De repente reconheço: Eram campos de Granada! Estava em terras de Espanha Em sua terra ensangüentada Por que estranha providência Não sei... não sabia nada... Só sei da nuvem de pó Caminhando sobre a estrada E um duro passo de marcha Que eu meu sentido avançava. Como uma mancha de sangue Abria-se a madrugada Enquanto a estrela morria Numa tremura de lágrima Sobre as colinas vermelhas Os galhos também choravam Aumentando a fria angústia Que de mim transverberava.

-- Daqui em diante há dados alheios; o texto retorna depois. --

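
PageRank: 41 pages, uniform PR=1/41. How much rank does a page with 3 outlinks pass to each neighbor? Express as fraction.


Initial PR = 1/41 = 1/41
Outlinks = 3
Contribution per link = PR / outlinks
= 1/41 / 3
= 1/123

1/123


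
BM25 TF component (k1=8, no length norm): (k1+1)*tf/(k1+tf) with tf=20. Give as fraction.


BM25 TF component = (k1+1)*tf / (k1+tf)
k1 = 8, tf = 20
Numerator = (8+1)*20 = 180
Denominator = 8 + 20 = 28
= 180/28 = 45/7

45/7


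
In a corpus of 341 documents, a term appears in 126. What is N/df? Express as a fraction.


IDF ratio = N / df
= 341 / 126
= 341/126

341/126


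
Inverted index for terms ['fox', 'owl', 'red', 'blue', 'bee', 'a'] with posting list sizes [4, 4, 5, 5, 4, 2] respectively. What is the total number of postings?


Summing posting list sizes:
'fox': 4 postings
'owl': 4 postings
'red': 5 postings
'blue': 5 postings
'bee': 4 postings
'a': 2 postings
Total = 4 + 4 + 5 + 5 + 4 + 2 = 24

24


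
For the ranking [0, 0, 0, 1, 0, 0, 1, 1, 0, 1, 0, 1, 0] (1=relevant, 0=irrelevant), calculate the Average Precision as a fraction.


Computing P@k for each relevant position:
Position 1: not relevant
Position 2: not relevant
Position 3: not relevant
Position 4: relevant, P@4 = 1/4 = 1/4
Position 5: not relevant
Position 6: not relevant
Position 7: relevant, P@7 = 2/7 = 2/7
Position 8: relevant, P@8 = 3/8 = 3/8
Position 9: not relevant
Position 10: relevant, P@10 = 4/10 = 2/5
Position 11: not relevant
Position 12: relevant, P@12 = 5/12 = 5/12
Position 13: not relevant
Sum of P@k = 1/4 + 2/7 + 3/8 + 2/5 + 5/12 = 1451/840
AP = 1451/840 / 5 = 1451/4200

1451/4200


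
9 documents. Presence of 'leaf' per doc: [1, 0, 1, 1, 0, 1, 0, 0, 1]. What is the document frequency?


Checking each document for 'leaf':
Doc 1: present
Doc 2: absent
Doc 3: present
Doc 4: present
Doc 5: absent
Doc 6: present
Doc 7: absent
Doc 8: absent
Doc 9: present
df = sum of presences = 1 + 0 + 1 + 1 + 0 + 1 + 0 + 0 + 1 = 5

5


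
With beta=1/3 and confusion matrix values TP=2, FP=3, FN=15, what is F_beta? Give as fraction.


P = TP/(TP+FP) = 2/5 = 2/5
R = TP/(TP+FN) = 2/17 = 2/17
beta^2 = 1/3^2 = 1/9
(1 + beta^2) = 10/9
Numerator = (1+beta^2)*P*R = 8/153
Denominator = beta^2*P + R = 2/45 + 2/17 = 124/765
F_beta = 10/31

10/31


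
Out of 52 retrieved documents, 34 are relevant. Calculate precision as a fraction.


Precision = relevant_retrieved / total_retrieved
= 34 / 52
= 34 / (34 + 18)
= 17/26

17/26


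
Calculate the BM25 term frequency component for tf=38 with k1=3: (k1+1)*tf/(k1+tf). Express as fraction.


BM25 TF component = (k1+1)*tf / (k1+tf)
k1 = 3, tf = 38
Numerator = (3+1)*38 = 152
Denominator = 3 + 38 = 41
= 152/41 = 152/41

152/41


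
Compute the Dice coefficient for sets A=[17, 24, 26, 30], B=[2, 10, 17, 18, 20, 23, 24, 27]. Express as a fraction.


A intersect B = [17, 24]
|A intersect B| = 2
|A| = 4, |B| = 8
Dice = 2*2 / (4+8)
= 4 / 12 = 1/3

1/3


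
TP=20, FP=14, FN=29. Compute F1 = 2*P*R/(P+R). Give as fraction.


F1 = 2 * P * R / (P + R)
P = TP/(TP+FP) = 20/34 = 10/17
R = TP/(TP+FN) = 20/49 = 20/49
2 * P * R = 2 * 10/17 * 20/49 = 400/833
P + R = 10/17 + 20/49 = 830/833
F1 = 400/833 / 830/833 = 40/83

40/83


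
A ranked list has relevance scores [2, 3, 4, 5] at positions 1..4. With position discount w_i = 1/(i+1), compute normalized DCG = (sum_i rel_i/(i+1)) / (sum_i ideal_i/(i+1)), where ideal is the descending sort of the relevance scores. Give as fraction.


Position discount weights w_i = 1/(i+1) for i=1..4:
Weights = [1/2, 1/3, 1/4, 1/5]
Actual relevance: [2, 3, 4, 5]
DCG = 2/2 + 3/3 + 4/4 + 5/5 = 4
Ideal relevance (sorted desc): [5, 4, 3, 2]
Ideal DCG = 5/2 + 4/3 + 3/4 + 2/5 = 299/60
nDCG = DCG / ideal_DCG = 4 / 299/60 = 240/299

240/299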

Era um grupo de soldados Que pela estrada marchava Trazendo fuzis ao ombro E impiedade na cara Entre eles andava um moço De face morena e cálida Cabelos soltos ao vento Camisa desabotoada. Diante de um velho muro O tenente gritou: Alto! E à frente conduz o moço De fisionomia pálida. Sem ser visto me aproximo Daquela cena macabra Ao tempo em que o pelotão Se punha horizontal.
Súbito um raio de sol Ao moço ilumina a face E eu à boca levo as mãos Para evitar que gritasse. Era ele, era Federico O poeta meu muito amado A um muro de pedra-seca Colado, como um fantasma. Chamei-o: Garcia Lorca! Mas já não ouvia nada O horror da morte imatura Sobre a expressão estampada... Mas que me via, me via Porque eu seus olhos havia Uma luz mal-disfarçada.

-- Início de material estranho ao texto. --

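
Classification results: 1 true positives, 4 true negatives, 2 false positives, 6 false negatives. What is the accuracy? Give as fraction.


Accuracy = (TP + TN) / (TP + TN + FP + FN)
TP + TN = 1 + 4 = 5
Total = 1 + 4 + 2 + 6 = 13
Accuracy = 5 / 13 = 5/13

5/13


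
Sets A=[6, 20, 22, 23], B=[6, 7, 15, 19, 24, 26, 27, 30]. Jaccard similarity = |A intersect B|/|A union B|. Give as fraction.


A intersect B = [6]
|A intersect B| = 1
A union B = [6, 7, 15, 19, 20, 22, 23, 24, 26, 27, 30]
|A union B| = 11
Jaccard = 1/11 = 1/11

1/11


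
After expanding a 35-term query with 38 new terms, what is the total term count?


Original terms: 35
Expansion terms: 38
Total = 35 + 38 = 73

73


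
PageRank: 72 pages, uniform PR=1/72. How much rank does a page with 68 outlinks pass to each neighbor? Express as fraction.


Initial PR = 1/72 = 1/72
Outlinks = 68
Contribution per link = PR / outlinks
= 1/72 / 68
= 1/4896

1/4896


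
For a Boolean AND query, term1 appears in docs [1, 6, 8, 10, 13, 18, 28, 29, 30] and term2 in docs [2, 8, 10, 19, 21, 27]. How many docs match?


Boolean AND: find intersection of posting lists
term1 docs: [1, 6, 8, 10, 13, 18, 28, 29, 30]
term2 docs: [2, 8, 10, 19, 21, 27]
Intersection: [8, 10]
|intersection| = 2

2


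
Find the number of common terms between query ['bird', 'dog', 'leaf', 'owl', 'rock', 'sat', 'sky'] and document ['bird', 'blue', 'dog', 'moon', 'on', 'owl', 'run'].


Query terms: ['bird', 'dog', 'leaf', 'owl', 'rock', 'sat', 'sky']
Document terms: ['bird', 'blue', 'dog', 'moon', 'on', 'owl', 'run']
Common terms: ['bird', 'dog', 'owl']
Overlap count = 3

3


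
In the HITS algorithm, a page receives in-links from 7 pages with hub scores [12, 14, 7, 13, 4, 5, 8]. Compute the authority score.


Authority = sum of hub scores of in-linkers
In-link 1: hub score = 12
In-link 2: hub score = 14
In-link 3: hub score = 7
In-link 4: hub score = 13
In-link 5: hub score = 4
In-link 6: hub score = 5
In-link 7: hub score = 8
Authority = 12 + 14 + 7 + 13 + 4 + 5 + 8 = 63

63


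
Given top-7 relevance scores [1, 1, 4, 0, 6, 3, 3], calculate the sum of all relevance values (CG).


Cumulative Gain = sum of relevance scores
Position 1: rel=1, running sum=1
Position 2: rel=1, running sum=2
Position 3: rel=4, running sum=6
Position 4: rel=0, running sum=6
Position 5: rel=6, running sum=12
Position 6: rel=3, running sum=15
Position 7: rel=3, running sum=18
CG = 18

18


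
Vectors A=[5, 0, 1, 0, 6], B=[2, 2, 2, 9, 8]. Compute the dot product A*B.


Dot product = sum of element-wise products
A[0]*B[0] = 5*2 = 10
A[1]*B[1] = 0*2 = 0
A[2]*B[2] = 1*2 = 2
A[3]*B[3] = 0*9 = 0
A[4]*B[4] = 6*8 = 48
Sum = 10 + 0 + 2 + 0 + 48 = 60

60


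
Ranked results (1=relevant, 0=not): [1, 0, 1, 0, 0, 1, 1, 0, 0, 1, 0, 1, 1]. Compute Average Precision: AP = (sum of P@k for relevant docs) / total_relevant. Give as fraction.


Computing P@k for each relevant position:
Position 1: relevant, P@1 = 1/1 = 1
Position 2: not relevant
Position 3: relevant, P@3 = 2/3 = 2/3
Position 4: not relevant
Position 5: not relevant
Position 6: relevant, P@6 = 3/6 = 1/2
Position 7: relevant, P@7 = 4/7 = 4/7
Position 8: not relevant
Position 9: not relevant
Position 10: relevant, P@10 = 5/10 = 1/2
Position 11: not relevant
Position 12: relevant, P@12 = 6/12 = 1/2
Position 13: relevant, P@13 = 7/13 = 7/13
Sum of P@k = 1 + 2/3 + 1/2 + 4/7 + 1/2 + 1/2 + 7/13 = 2335/546
AP = 2335/546 / 7 = 2335/3822

2335/3822


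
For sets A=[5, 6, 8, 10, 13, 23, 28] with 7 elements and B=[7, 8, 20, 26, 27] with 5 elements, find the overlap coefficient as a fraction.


A intersect B = [8]
|A intersect B| = 1
min(|A|, |B|) = min(7, 5) = 5
Overlap = 1 / 5 = 1/5

1/5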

Com o peito de dor rompido Me quedei, paralisado Enquanto os soldados miram A cabeça delicada.
Assim vi a Federico Entre dois canos de arma A fitar-me estranhamente Como querendo falar-me Hoje sei que teve medo Diante do inesperado E foi maior seu martírio Do que a tortura da carne. Hoje sei que teve medo Mas sei que não foi covarde Pela curiosa maneira Com que de longe me olhava Como quem me diz: a morte É sempre desagradável Mas antes morrer ciente Do que viver enganado.

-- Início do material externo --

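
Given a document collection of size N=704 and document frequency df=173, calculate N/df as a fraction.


IDF ratio = N / df
= 704 / 173
= 704/173

704/173


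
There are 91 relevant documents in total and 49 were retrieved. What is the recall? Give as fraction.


Recall = retrieved_relevant / total_relevant
= 49 / 91
= 49 / (49 + 42)
= 7/13

7/13


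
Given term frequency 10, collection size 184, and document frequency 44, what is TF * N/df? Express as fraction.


TF * (N/df)
= 10 * (184/44)
= 10 * 46/11
= 460/11

460/11


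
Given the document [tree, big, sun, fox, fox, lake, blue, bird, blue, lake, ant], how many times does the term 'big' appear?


Document has 11 words
Scanning for 'big':
Found at positions: [1]
Count = 1

1


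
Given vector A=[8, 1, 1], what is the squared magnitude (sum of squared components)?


|A|^2 = sum of squared components
A[0]^2 = 8^2 = 64
A[1]^2 = 1^2 = 1
A[2]^2 = 1^2 = 1
Sum = 64 + 1 + 1 = 66

66


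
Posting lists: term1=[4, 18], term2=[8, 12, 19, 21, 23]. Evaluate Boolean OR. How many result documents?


Boolean OR: find union of posting lists
term1 docs: [4, 18]
term2 docs: [8, 12, 19, 21, 23]
Union: [4, 8, 12, 18, 19, 21, 23]
|union| = 7

7


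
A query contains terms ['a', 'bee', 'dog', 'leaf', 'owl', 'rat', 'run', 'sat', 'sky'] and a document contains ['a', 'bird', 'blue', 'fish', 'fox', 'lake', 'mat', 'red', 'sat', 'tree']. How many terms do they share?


Query terms: ['a', 'bee', 'dog', 'leaf', 'owl', 'rat', 'run', 'sat', 'sky']
Document terms: ['a', 'bird', 'blue', 'fish', 'fox', 'lake', 'mat', 'red', 'sat', 'tree']
Common terms: ['a', 'sat']
Overlap count = 2

2


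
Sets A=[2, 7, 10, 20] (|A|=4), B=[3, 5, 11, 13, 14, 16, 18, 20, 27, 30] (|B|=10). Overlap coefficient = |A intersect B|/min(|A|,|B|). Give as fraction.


A intersect B = [20]
|A intersect B| = 1
min(|A|, |B|) = min(4, 10) = 4
Overlap = 1 / 4 = 1/4

1/4


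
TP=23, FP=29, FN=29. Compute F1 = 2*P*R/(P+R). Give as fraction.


F1 = 2 * P * R / (P + R)
P = TP/(TP+FP) = 23/52 = 23/52
R = TP/(TP+FN) = 23/52 = 23/52
2 * P * R = 2 * 23/52 * 23/52 = 529/1352
P + R = 23/52 + 23/52 = 23/26
F1 = 529/1352 / 23/26 = 23/52

23/52


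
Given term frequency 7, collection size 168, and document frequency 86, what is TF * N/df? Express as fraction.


TF * (N/df)
= 7 * (168/86)
= 7 * 84/43
= 588/43

588/43


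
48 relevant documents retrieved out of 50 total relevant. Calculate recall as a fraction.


Recall = retrieved_relevant / total_relevant
= 48 / 50
= 48 / (48 + 2)
= 24/25

24/25


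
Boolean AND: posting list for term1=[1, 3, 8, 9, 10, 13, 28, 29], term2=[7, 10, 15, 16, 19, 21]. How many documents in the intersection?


Boolean AND: find intersection of posting lists
term1 docs: [1, 3, 8, 9, 10, 13, 28, 29]
term2 docs: [7, 10, 15, 16, 19, 21]
Intersection: [10]
|intersection| = 1

1


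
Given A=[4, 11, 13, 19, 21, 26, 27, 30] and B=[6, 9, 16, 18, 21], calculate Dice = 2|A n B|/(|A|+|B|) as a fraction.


A intersect B = [21]
|A intersect B| = 1
|A| = 8, |B| = 5
Dice = 2*1 / (8+5)
= 2 / 13 = 2/13

2/13


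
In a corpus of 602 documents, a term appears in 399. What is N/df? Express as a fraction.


IDF ratio = N / df
= 602 / 399
= 86/57

86/57


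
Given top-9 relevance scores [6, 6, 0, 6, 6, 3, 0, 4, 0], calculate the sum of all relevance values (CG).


Cumulative Gain = sum of relevance scores
Position 1: rel=6, running sum=6
Position 2: rel=6, running sum=12
Position 3: rel=0, running sum=12
Position 4: rel=6, running sum=18
Position 5: rel=6, running sum=24
Position 6: rel=3, running sum=27
Position 7: rel=0, running sum=27
Position 8: rel=4, running sum=31
Position 9: rel=0, running sum=31
CG = 31

31


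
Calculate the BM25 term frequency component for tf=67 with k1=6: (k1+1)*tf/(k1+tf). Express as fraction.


BM25 TF component = (k1+1)*tf / (k1+tf)
k1 = 6, tf = 67
Numerator = (6+1)*67 = 469
Denominator = 6 + 67 = 73
= 469/73 = 469/73

469/73


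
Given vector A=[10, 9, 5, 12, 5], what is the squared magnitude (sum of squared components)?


|A|^2 = sum of squared components
A[0]^2 = 10^2 = 100
A[1]^2 = 9^2 = 81
A[2]^2 = 5^2 = 25
A[3]^2 = 12^2 = 144
A[4]^2 = 5^2 = 25
Sum = 100 + 81 + 25 + 144 + 25 = 375

375


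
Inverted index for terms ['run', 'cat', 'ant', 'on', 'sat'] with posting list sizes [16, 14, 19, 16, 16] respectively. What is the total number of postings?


Summing posting list sizes:
'run': 16 postings
'cat': 14 postings
'ant': 19 postings
'on': 16 postings
'sat': 16 postings
Total = 16 + 14 + 19 + 16 + 16 = 81

81


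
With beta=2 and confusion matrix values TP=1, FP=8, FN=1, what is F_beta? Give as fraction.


P = TP/(TP+FP) = 1/9 = 1/9
R = TP/(TP+FN) = 1/2 = 1/2
beta^2 = 2^2 = 4
(1 + beta^2) = 5
Numerator = (1+beta^2)*P*R = 5/18
Denominator = beta^2*P + R = 4/9 + 1/2 = 17/18
F_beta = 5/17

5/17


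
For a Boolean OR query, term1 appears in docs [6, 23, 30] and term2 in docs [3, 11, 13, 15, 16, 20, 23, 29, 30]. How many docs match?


Boolean OR: find union of posting lists
term1 docs: [6, 23, 30]
term2 docs: [3, 11, 13, 15, 16, 20, 23, 29, 30]
Union: [3, 6, 11, 13, 15, 16, 20, 23, 29, 30]
|union| = 10

10


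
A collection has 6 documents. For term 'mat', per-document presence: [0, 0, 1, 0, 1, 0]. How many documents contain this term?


Checking each document for 'mat':
Doc 1: absent
Doc 2: absent
Doc 3: present
Doc 4: absent
Doc 5: present
Doc 6: absent
df = sum of presences = 0 + 0 + 1 + 0 + 1 + 0 = 2

2


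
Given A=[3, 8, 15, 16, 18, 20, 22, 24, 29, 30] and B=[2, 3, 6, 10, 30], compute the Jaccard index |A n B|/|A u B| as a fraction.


A intersect B = [3, 30]
|A intersect B| = 2
A union B = [2, 3, 6, 8, 10, 15, 16, 18, 20, 22, 24, 29, 30]
|A union B| = 13
Jaccard = 2/13 = 2/13

2/13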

Atiraram-lhe na cara Os vendilhões de sua pátria Nos seus olhos andaluzes Em sua boca de palavras. Muerto cayó Federico Sobre a terra de Granada La tierra del inocente No la tierra del culpable. Nos olhos que tinha abertos Numa infinita mirada Em meio a flores de sangue A expressão se conservava Como a segredar-me: A morte É simples, de madrugada...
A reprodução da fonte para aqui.